La foi nous rend libres
Avec le Seigneur, la liberté est première. Elle nous conduit à consentir au service du Royaume parce que cela a du sens pour nous. Il s’agit d’un appel qui nous mène au cœur même de Dieu qui est la liberté même. Se lier au Christ, c’est s’attacher à son cœur ; celui de Jésus ressuscité. L’amour du Cœur de Jésus nous permet de saisir l’audace du service et du témoignage. Il ne s’agit pas certes de crier sur tous les toits ou d’afficher sur les réseaux sociaux ce que nous faisons de bien (d’ailleurs peut-être serions-nous en difficulté de le faire). Mais, par ces actions de service, de proximité, d’attitude, d’écoute, de disponibilités… nous tâchons d’être pour les autres témoignages du visage du Christ ressuscité.

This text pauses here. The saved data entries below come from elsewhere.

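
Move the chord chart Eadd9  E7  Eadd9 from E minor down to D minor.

Dadd9 D7 Dadd9

E minor down to D minor is a major second; each chord root moves by that interval while the quality stays the same.
Eadd9: root E down a major second → D, giving Dadd9.
E7: root E down a major second → D, giving D7.
Eadd9: root E down a major second → D, giving Dadd9.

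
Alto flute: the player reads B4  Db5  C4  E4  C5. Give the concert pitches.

F#4 Ab4 G3 B3 G4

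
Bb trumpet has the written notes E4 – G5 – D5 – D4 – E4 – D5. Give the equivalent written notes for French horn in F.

First find concert pitch: the Bb trumpet sounds a major second below written, so E4 G5 D5 D4 E4 D5 sounds D4 F5 C5 C4 D4 C5.
Then write for French horn in F: it sounds a perfect fifth below written, so the part must be a perfect fifth above concert.
D4 → A4
F5 → C6
C5 → G5
C4 → G4
D4 → A4
C5 → G5

A4 C6 G5 G4 A4 G5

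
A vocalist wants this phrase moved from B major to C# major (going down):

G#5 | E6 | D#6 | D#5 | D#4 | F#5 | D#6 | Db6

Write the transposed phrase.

B major to C# major down is a minor seventh, so every note moves down by that interval.
G#5 -> A#4
E6 -> F#5
D#6 -> E#5
D#5 -> E#4
D#4 -> E#3
F#5 -> G#4
D#6 -> E#5
Db6 -> Eb5

A#4 F#5 E#5 E#4 E#3 G#4 E#5 Eb5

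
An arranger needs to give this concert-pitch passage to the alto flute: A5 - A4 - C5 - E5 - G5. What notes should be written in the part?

D6 D5 F5 A5 C6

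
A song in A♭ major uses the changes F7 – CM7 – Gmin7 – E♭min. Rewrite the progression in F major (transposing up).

A♭ major up to F major is a major sixth; each chord root moves by that interval while the quality stays the same.
F7: root F up a major sixth → D, giving D7.
CM7: root C up a major sixth → A, giving AM7.
Gmin7: root G up a major sixth → E, giving Emin7.
E♭min: root E♭ up a major sixth → C, giving Cmin.

D7 AM7 Emin7 Cmin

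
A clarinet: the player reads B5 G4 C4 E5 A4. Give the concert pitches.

The A clarinet sounds a minor third below written, so transpose each written note down a minor third.
B5 gives G#5
G4 gives E4
C4 gives A3
E5 gives C#5
A4 gives F#4

G#5 E4 A3 C#5 F#4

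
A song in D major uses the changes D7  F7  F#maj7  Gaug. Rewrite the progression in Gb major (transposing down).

D major down to Gb major is an augmented fifth; each chord root moves by that interval while the quality stays the same.
D7: root D down an augmented fifth → Gb, giving Gb7.
F7: root F down an augmented fifth → Bbb, giving Bbb7.
F#maj7: root F# down an augmented fifth → Bb, giving Bbmaj7.
Gaug: root G down an augmented fifth → Cb, giving Cbaug.

Gb7 Bbb7 Bbmaj7 Cbaug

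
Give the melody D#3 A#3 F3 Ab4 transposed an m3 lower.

B#2 F##3 D3 F4

A minor third down from D#3 gives B#2.
A#3 down a minor third is F##3.
A minor third down from F3 gives D3.
A minor third down from Ab4 gives F4.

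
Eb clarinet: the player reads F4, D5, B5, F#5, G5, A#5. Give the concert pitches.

Ab4 F5 D6 A5 Bb5 C#6

The Eb clarinet sounds a minor third above written, so transpose each written note up a minor third.
F4 gives Ab4
D5 gives F5
B5 gives D6
F#5 gives A5
G5 gives Bb5
A#5 gives C#6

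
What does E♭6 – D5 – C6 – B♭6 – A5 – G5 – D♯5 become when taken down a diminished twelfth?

Eb6 becomes A4
D5 becomes G#3
C6 becomes F#4
Bb6 becomes E5
A5 becomes D#4
G5 becomes C#4
D#5 becomes G##3

A4 G#3 F#4 E5 D#4 C#4 G##3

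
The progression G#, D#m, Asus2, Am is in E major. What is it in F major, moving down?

A Em Bbsus2 Bbm

E major down to F major is a major seventh; each chord root moves by that interval while the quality stays the same.
G#: root G# down a major seventh → A, giving A.
D#m: root D# down a major seventh → E, giving Em.
Asus2: root A down a major seventh → Bb, giving Bbsus2.
Am: root A down a major seventh → Bb, giving Bbm.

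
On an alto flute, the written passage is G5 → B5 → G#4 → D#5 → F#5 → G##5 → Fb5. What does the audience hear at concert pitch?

The alto flute sounds a perfect fourth below written, so transpose each written note down a perfect fourth.
G5 to D5
B5 to F#5
G#4 to D#4
D#5 to A#4
F#5 to C#5
G##5 to D##5
Fb5 to Cb5

D5 F#5 D#4 A#4 C#5 D##5 Cb5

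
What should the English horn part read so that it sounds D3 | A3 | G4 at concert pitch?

A3 E4 D5

Written C4 sounds as F3 on the English horn, so concert pitches are written a perfect fifth up.
D3 becomes A3
A3 becomes E4
G4 becomes D5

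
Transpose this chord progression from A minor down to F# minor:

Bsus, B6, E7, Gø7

G#sus G#6 C#7 Eø7

A minor down to F# minor is a minor third; each chord root moves by that interval while the quality stays the same.
Bsus: root B down a minor third → G#, giving G#sus.
B6: root B down a minor third → G#, giving G#6.
E7: root E down a minor third → C#, giving C#7.
Gø7: root G down a minor third → E, giving Eø7.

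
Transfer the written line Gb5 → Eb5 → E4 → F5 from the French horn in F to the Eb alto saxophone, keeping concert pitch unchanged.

Ab5 F5 F#4 G5

First find concert pitch: the French horn in F sounds a perfect fifth below written, so Gb5 Eb5 E4 F5 sounds Cb5 Ab4 A3 Bb4.
Then write for Eb alto saxophone: it sounds a major sixth below written, so the part must be a major sixth above concert.
Cb5 → Ab5
Ab4 → F5
A3 → F#4
Bb4 → G5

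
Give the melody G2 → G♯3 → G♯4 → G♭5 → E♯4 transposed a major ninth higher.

A3 A#4 A#5 Ab6 F##5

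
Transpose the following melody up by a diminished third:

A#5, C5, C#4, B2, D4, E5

C6 Ebb5 Eb4 Db3 Fb4 Gb5

A#5 up a diminished third is C6.
C5: a third up reaches E, and 2 semitones makes it Ebb5.
C#4 up a diminished third is Eb4.
A diminished third up from B2 gives Db3.
D4: a third up reaches F, and 2 semitones makes it Fb4.
E5 up a diminished third is Gb5.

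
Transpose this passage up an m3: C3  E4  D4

Eb3 G4 F4

C3 → Eb3
E4 → G4
D4 → F4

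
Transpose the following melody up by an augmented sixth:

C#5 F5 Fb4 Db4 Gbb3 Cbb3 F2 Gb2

C#5 → A##5
F5 → D#6
Fb4 → D5
Db4 → B4
Gbb3 → Eb4
Cbb3 → Ab3
F2 → D#3
Gb2 → E3

A##5 D#6 D5 B4 Eb4 Ab3 D#3 E3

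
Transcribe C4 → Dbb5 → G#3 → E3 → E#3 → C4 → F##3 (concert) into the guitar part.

Written C4 sounds as C3 on the guitar, so concert pitches are written a perfect octave up.
C4 becomes C5
Dbb5 becomes Dbb6
G#3 becomes G#4
E3 becomes E4
E#3 becomes E#4
C4 becomes C5
F##3 becomes F##4

C5 Dbb6 G#4 E4 E#4 C5 F##4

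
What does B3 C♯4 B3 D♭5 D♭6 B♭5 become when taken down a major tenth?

G2 A2 G2 Bbb3 Bbb4 Gb4

B3 becomes G2
C#4 becomes A2
B3 becomes G2
Db5 becomes Bbb3
Db6 becomes Bbb4
Bb5 becomes Gb4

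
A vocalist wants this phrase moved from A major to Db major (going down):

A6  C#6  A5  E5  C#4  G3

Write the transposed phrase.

Db6 F5 Db5 Ab4 F3 Cb3

A major to Db major down is an augmented fifth, so every note moves down by that interval.
A6 gives Db6
C#6 gives F5
A5 gives Db5
E5 gives Ab4
C#4 gives F3
G3 gives Cb3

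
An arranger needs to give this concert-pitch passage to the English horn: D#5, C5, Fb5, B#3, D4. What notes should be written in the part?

Written C4 sounds as F3 on the English horn, so concert pitches are written a perfect fifth up.
D#5 to A#5
C5 to G5
Fb5 to Cb6
B#3 to F##4
D4 to A4

A#5 G5 Cb6 F##4 A4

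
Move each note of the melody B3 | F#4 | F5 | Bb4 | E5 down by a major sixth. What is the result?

D3 A3 Ab4 Db4 G4

A major sixth down from B3 gives D3.
A major sixth down from F#4 gives A3.
F5 down a major sixth is Ab4.
Bb4: a sixth down reaches D, and 9 semitones makes it Db4.
E5 down a major sixth is G4.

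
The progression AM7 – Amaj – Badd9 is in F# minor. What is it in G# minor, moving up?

BM7 Bmaj C#add9

F# minor up to G# minor is a major second; each chord root moves by that interval while the quality stays the same.
AM7: root A up a major second → B, giving BM7.
Amaj: root A up a major second → B, giving Bmaj.
Badd9: root B up a major second → C#, giving C#add9.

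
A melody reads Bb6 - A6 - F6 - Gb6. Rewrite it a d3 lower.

G#6 F##6 D#6 E6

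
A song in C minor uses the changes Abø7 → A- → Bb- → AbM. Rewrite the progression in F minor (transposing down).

C minor down to F minor is a perfect fifth; each chord root moves by that interval while the quality stays the same.
Abø7: root Ab down a perfect fifth → Db, giving Dbø7.
A-: root A down a perfect fifth → D, giving D-.
Bb-: root Bb down a perfect fifth → Eb, giving Eb-.
AbM: root Ab down a perfect fifth → Db, giving DbM.

Dbø7 D- Eb- DbM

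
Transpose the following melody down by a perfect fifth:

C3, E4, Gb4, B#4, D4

F2 A3 Cb4 E#4 G3

C3 to F2
E4 to A3
Gb4 to Cb4
B#4 to E#4
D4 to G3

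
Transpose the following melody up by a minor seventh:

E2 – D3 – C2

E2 up a minor seventh is D3.
A minor seventh up from D3 gives C4.
A minor seventh up from C2 gives Bb2.

D3 C4 Bb2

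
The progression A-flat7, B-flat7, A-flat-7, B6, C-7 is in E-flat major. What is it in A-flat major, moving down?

Db7 Eb7 Db-7 E6 F-7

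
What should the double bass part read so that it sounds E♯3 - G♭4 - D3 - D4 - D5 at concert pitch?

E#4 Gb5 D4 D5 D6

Written C4 sounds as C3 on the double bass, so concert pitches are written a perfect octave up.
E#3 -> E#4
Gb4 -> Gb5
D3 -> D4
D4 -> D5
D5 -> D6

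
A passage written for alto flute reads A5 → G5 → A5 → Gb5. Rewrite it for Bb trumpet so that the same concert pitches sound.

First find concert pitch: the alto flute sounds a perfect fourth below written, so A5 G5 A5 Gb5 sounds E5 D5 E5 Db5.
Then write for Bb trumpet: it sounds a major second below written, so the part must be a major second above concert.
E5 → F#5
D5 → E5
E5 → F#5
Db5 → Eb5

F#5 E5 F#5 Eb5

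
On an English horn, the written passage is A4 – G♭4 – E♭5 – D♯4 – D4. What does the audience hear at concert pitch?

D4 Cb4 Ab4 G#3 G3

The English horn sounds a perfect fifth below written, so transpose each written note down a perfect fifth.
A4 to D4
Gb4 to Cb4
Eb5 to Ab4
D#4 to G#3
D4 to G3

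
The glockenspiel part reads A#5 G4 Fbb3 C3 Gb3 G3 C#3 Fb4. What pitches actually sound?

The glockenspiel sounds a perfect fifteenth above written, so transpose each written note up a perfect fifteenth.
A#5 gives A#7
G4 gives G6
Fbb3 gives Fbb5
C3 gives C5
Gb3 gives Gb5
G3 gives G5
C#3 gives C#5
Fb4 gives Fb6

A#7 G6 Fbb5 C5 Gb5 G5 C#5 Fb6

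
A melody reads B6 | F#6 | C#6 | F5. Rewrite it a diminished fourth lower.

F##6 C##6 G##5 C#5

B6 -> F##6
F#6 -> C##6
C#6 -> G##5
F5 -> C#5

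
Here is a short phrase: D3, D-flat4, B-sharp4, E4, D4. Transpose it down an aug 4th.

Ab2 Abb3 F#4 Bb3 Ab3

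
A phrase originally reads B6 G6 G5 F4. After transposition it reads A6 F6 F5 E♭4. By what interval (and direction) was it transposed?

Take the first pair: B6 → A6. B to A spans 2 letter names, so the interval is some kind of second.
A6 to B6 is 2 semitones, which makes it a major second; the second version is lower, so the direction is down.
Checking another pair — F4 → Eb4 — gives the same interval.

down a major second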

Au service de sa divine Majesté
Peut-être avons-nous l’impression que nous n’en faisons pas assez. Nous avons tendance à nous comparer avec ces saints connus et inconnus qui « font tant de belles choses » et nous sentir désolés d’être si pauvres, si petits. Toutefois, souvenons-nous que rien n’est petit pour Dieu. Certes, notre foi est fragile, plus petite qu’un grain de moutarde, mais elle est une étincelle qui, ajoutée à d’autres, peut éclairer la nuit des femmes et des hommes de ce temps. C’est le Seigneur aimant et miséricordieux que nous servons. C’est sa force qui vient nous donner l’audace d’espérer et d’annoncer par nos vies, nos mains, son insondable mystère. Elle se reçoit dans la prière, les sacrements, la contemplation de l’agir de Dieu dans les Écritures.
Demandons donc au Seigneur la grâce d’ouvrir davantage notre cœur à sa miséricorde. Que son amour nous donne de reconnaître que Dieu est à l’œuvre en cet âge par nos vies et nos mains, aussi fragiles soient-elles.